Man Opts For Tinted Visor On Night Ride; Says Likely Death Is Still Better Than Looking Lame

After a grueling few seconds of weighing the pros and cons, local motorcyclist, Steven Wonder, decided it was in his best interest to wear a dark-smoke visor on his night ride.

“On one hand, I can’t see sh*t and will almost certainly be cut in half after I hit a tree at 60mph,” Steven said. “But, on the other hand, clear visors are totally dorky. So… dark-smoke visor it is, obviously.”

Steven points to the concept of motorcycling as a whole for why his choice is such an easy one to make.

“The very idea of motorcycling in the Western world is to sacrifice the safety, comforts, and common sense associated with cars for the chance to look like you’re cooler than everyone else,” Steven said. “I mean hell, the Icon Stryker Jacket exists… I rest my case.”
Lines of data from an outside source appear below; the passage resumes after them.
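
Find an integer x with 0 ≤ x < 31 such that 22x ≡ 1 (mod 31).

gcd(31, 22) = 1.
By Bézout, 22·(-7) + 31·(5) = 1.
So 22·-7 ≡ 1 (mod 31), and -7 mod 31 = 24.

24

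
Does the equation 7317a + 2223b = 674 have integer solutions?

gcd(7317, 2223) = 9  (7317 = 3*2223 + 648, 2223 = 3*648 + 279, 648 = 2*279 + 90, 279 = 3*90 + 9, 90 = 10*9).
9 does not divide 674 (remainder 8), so no integer solutions.

no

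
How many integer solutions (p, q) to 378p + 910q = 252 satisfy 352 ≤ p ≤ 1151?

13

gcd(910, 378) = 14  (910 = 2×378 + 154, 378 = 2×154 + 70, 154 = 2×70 + 14, 70 = 5×14).
Back-substituting, 378×(-12) + 910×(5) = 14.
Scale by 18: particular solution (-216, 90); reduce p mod 65: (44, -18).
General solution: p = 44 + 65t, q = -18 - 27t for integer t.
352 ≤ 44 + 65t ≤ 1151 gives t ∈ [5, 17], which is 13 values.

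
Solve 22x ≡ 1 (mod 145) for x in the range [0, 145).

gcd(145, 22) = 1.
By Bézout, 22·(33) + 145·(-5) = 1.
So 22·33 ≡ 1 (mod 145), and 33 mod 145 = 33.

33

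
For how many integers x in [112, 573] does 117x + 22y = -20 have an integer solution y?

21

gcd(117, 22) = 1  (117 = 5×22 + 7, 22 = 3×7 + 1, 7 = 7×1).
Back-substituting, 117×(-3) + 22×(16) = 1.
Scale by -20: particular solution (60, -320); reduce x mod 22: (16, -86).
General solution: x = 16 + 22t, y = -86 - 117t for integer t.
112 ≤ 16 + 22t ≤ 573 gives t ∈ [5, 25], which is 21 values.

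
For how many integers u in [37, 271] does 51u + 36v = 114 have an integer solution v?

gcd(51, 36) = 3.
By Bézout, 51·(5) + 36·(-7) = 3.
Particular solution: (10, -11).
General solution: u = 10 + 12t, v = -11 - 17t for integer t.
37 ≤ 10 + 12t ≤ 271 gives t ∈ [3, 21], which is 19 values.

19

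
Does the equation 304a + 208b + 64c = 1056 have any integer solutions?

gcd(304, 208) = 16  (304 = 1·208 + 96, 208 = 2·96 + 16, 96 = 6·16).
gcd(16, 64) = 16.
16 divides 1056, so integer solutions exist.

yes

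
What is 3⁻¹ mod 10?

7

gcd(10, 3) = 1.
By Bézout, 3·(-3) + 10·(1) = 1.
So 3·-3 ≡ 1 (mod 10), and -3 mod 10 = 7.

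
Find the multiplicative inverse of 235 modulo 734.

gcd(734, 235) = 1.
By Bézout, 235×(253) + 734×(-81) = 1.
So 235×253 ≡ 1 (mod 734), and 253 mod 734 = 253.

253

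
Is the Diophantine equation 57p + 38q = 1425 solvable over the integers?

gcd(57, 38) = 19.
19 divides 1425, so integer solutions exist.

yes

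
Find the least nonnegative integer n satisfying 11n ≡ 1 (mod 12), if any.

gcd(12, 11) = 1.
1 divides 1, so solutions exist.
By Bézout, 11×(-1) + 12×(1) = 1.
So 11×(-1) ≡ 1 (mod 12); multiply by 1: n ≡ -1 (mod 12).
Smallest nonnegative: n = -1 mod 12 = 11.

11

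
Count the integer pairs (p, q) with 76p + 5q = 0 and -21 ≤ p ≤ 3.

gcd(76, 5):
  76 = 15×5 + 1
  5 = 5×1
so gcd(76, 5) = 1.
Back-substitute for Bézout coefficients:
  1 = 76 - 15×5
  ... = 76×(1) + 5×(-15)
Scale by 0: particular solution (0, 0); reduce p mod 5: (0, 0).
General solution: p = 0 + 5t, q = 0 - 76t for integer t.
-21 ≤ 0 + 5t ≤ 3 gives t ∈ [-4, 0], which is 5 values.

5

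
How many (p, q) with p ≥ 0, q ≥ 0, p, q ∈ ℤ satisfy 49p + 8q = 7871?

20

gcd(49, 8) = 1.
By Bézout, 49·(1) + 8·(-6) = 1.
One solution: (7, 941).
General: p = 7 + 8t, q = 941 - 49t.
p ≥ 0 ⇒ t ≥ 0; q ≥ 0 ⇒ t ≤ 19. So t ∈ [0, 19]: 20 solutions.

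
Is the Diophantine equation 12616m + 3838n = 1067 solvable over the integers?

gcd(12616, 3838) = 38  (12616 = 3*3838 + 1102, 3838 = 3*1102 + 532, 1102 = 2*532 + 38, 532 = 14*38).
38 does not divide 1067 (remainder 3), so no integer solutions.

no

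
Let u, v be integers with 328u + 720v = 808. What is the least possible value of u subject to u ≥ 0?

31

gcd(720, 328) = 8.
8 divides 808, so solutions exist.
By Bézout, 328*(11) + 720*(-5) = 8.
Scale by 808/8 = 101: (u₀, v₀) = (1111, -505).
General solution: u = 1111 + 90t, v = -505 - 41t for integer t.
u ≥ 0: smallest is 1111 mod 90 = 31 (at t = -12), with v = -13.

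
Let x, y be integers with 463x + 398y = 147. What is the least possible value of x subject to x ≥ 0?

gcd(463, 398):
  463 = 1·398 + 65
  398 = 6·65 + 8
  65 = 8·8 + 1
  8 = 8·1
so gcd(463, 398) = 1.
1 divides 147, so solutions exist.
Back-substitute for Bézout coefficients:
  1 = 65 - 8·8
  ... = 463·(49) + 398·(-57)
Scale by 147/1 = 147: (x₀, y₀) = (7203, -8379).
General solution: x = 7203 + 398t, y = -8379 - 463t for integer t.
x ≥ 0: smallest is 7203 mod 398 = 39 (at t = -18), with y = -45.

39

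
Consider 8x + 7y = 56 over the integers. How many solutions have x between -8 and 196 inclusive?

30

gcd(8, 7) = 1.
By Bézout, 8·(1) + 7·(-1) = 1.
Particular solution: (0, 8).
General solution: x = 0 + 7t, y = 8 - 8t for integer t.
-8 ≤ 0 + 7t ≤ 196 gives t ∈ [-1, 28], which is 30 values.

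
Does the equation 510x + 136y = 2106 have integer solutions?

no

gcd(510, 136) = 34.
34 does not divide 2106 (remainder 32), so no integer solutions.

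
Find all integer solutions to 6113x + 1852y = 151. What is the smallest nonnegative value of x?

gcd(6113, 1852):
  6113 = 3·1852 + 557
  1852 = 3·557 + 181
  557 = 3·181 + 14
  181 = 12·14 + 13
  14 = 1·13 + 1
  13 = 13·1
so gcd(6113, 1852) = 1.
1 divides 151, so solutions exist.
Back-substitute for Bézout coefficients:
  1 = 14 - 1·13
  ... = 6113·(133) + 1852·(-439)
Scale by 151/1 = 151: (x₀, y₀) = (20083, -66289).
General solution: x = 20083 + 1852t, y = -66289 - 6113t for integer t.
x ≥ 0: smallest is 20083 mod 1852 = 1563 (at t = -10), with y = -5159.

1563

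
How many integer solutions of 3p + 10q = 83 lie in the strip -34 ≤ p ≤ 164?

gcd(10, 3) = 1.
By Bézout, 3*(-3) + 10*(1) = 1.
Particular solution: (1, 8).
General solution: p = 1 + 10t, q = 8 - 3t for integer t.
-34 ≤ 1 + 10t ≤ 164 gives t ∈ [-3, 16], which is 20 values.

20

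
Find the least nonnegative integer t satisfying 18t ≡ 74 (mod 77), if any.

64

gcd(77, 18):
  77 = 4×18 + 5
  18 = 3×5 + 3
  5 = 1×3 + 2
  3 = 1×2 + 1
  2 = 2×1
so gcd(77, 18) = 1.
1 divides 74, so solutions exist.
Back-substitute for Bézout coefficients:
  1 = 3 - 1×2
  ... = 18×(30) + 77×(-7)
So 18×(30) ≡ 1 (mod 77); multiply by 74: t ≡ 2220 (mod 77).
Smallest nonnegative: t = 2220 mod 77 = 64.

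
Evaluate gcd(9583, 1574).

gcd(9583, 1574) = 1  (9583 = 6×1574 + 139, 1574 = 11×139 + 45, 139 = 3×45 + 4, 45 = 11×4 + 1, 4 = 4×1).

1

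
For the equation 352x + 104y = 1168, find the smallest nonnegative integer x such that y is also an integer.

gcd(352, 104):
  352 = 3×104 + 40
  104 = 2×40 + 24
  40 = 1×24 + 16
  24 = 1×16 + 8
  16 = 2×8
so gcd(352, 104) = 8.
8 divides 1168, so solutions exist.
Back-substitute for Bézout coefficients:
  8 = 24 - 1×16
  ... = 352×(-5) + 104×(17)
Scale by 1168/8 = 146: (x₀, y₀) = (-730, 2482).
General solution: x = -730 + 13t, y = 2482 - 44t for integer t.
x ≥ 0: smallest is -730 mod 13 = 11 (at t = 57), with y = -26.

11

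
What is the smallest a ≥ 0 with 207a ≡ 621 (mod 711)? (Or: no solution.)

3

gcd(711, 207) = 9.
9 divides 621, so solutions exist.
By Bézout, 207×(-24) + 711×(7) = 9.
So 207×(-24) ≡ 9 (mod 711); multiply by 69: a ≡ -1656 (mod 79).
Smallest nonnegative: a = -1656 mod 79 = 3.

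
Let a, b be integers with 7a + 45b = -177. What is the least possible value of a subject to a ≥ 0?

39

gcd(45, 7) = 1  (45 = 6*7 + 3, 7 = 2*3 + 1, 3 = 3*1).
1 divides -177, so solutions exist.
Back-substituting, 7*(13) + 45*(-2) = 1.
Scale by -177/1 = -177: (a₀, b₀) = (-2301, 354).
General solution: a = -2301 + 45t, b = 354 - 7t for integer t.
a ≥ 0: smallest is -2301 mod 45 = 39 (at t = 52), with b = -10.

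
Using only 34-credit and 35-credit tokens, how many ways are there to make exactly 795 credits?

Need nonnegative integers with 34j + 35k = 795.
gcd(34, 35) = 1, and 34·(-1) + 35·(1) = 1.
So (j₀, k₀) = (-795, 795); general j = -795 + 35t, k = 795 - 34t.
j ≥ 0 ⇒ t ≥ 23; k ≥ 0 ⇒ t ≤ 23. That's 1 value of t.

1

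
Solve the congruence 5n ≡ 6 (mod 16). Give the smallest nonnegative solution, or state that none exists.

14

gcd(16, 5):
  16 = 3*5 + 1
  5 = 5*1
so gcd(16, 5) = 1.
1 divides 6, so solutions exist.
Back-substitute for Bézout coefficients:
  1 = 16 - 3*5
  ... = 5*(-3) + 16*(1)
So 5*(-3) ≡ 1 (mod 16); multiply by 6: n ≡ -18 (mod 16).
Smallest nonnegative: n = -18 mod 16 = 14.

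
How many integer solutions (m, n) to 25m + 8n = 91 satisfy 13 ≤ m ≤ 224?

gcd(25, 8):
  25 = 3×8 + 1
  8 = 8×1
so gcd(25, 8) = 1.
Back-substitute for Bézout coefficients:
  1 = 25 - 3×8
  ... = 25×(1) + 8×(-3)
Scale by 91: particular solution (91, -273); reduce m mod 8: (3, 2).
General solution: m = 3 + 8t, n = 2 - 25t for integer t.
13 ≤ 3 + 8t ≤ 224 gives t ∈ [2, 27], which is 26 values.

26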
Steven says his self-imposed blindness isn’t just for him, though. It’s also for his brethren who will almost certainly make fun of him for exposing his winkers.

“I will be damned if I get caught turning my back on two-wheeled vanity! SO ARISE MY BROTHERS AND DON THE DARK VISOR! FOR IT IS RIGHT! FOR IT IS DOPE! FOR IT. IS. MOTORCYLING!”

Story update:

Immediately after his speech, Steven exited the parking lot and went straight into a ditch at 4 mph. The cause of the crash is believed to either be a lack of freeing the face tits or failure to remove the baffle from the aftermarket exhaust.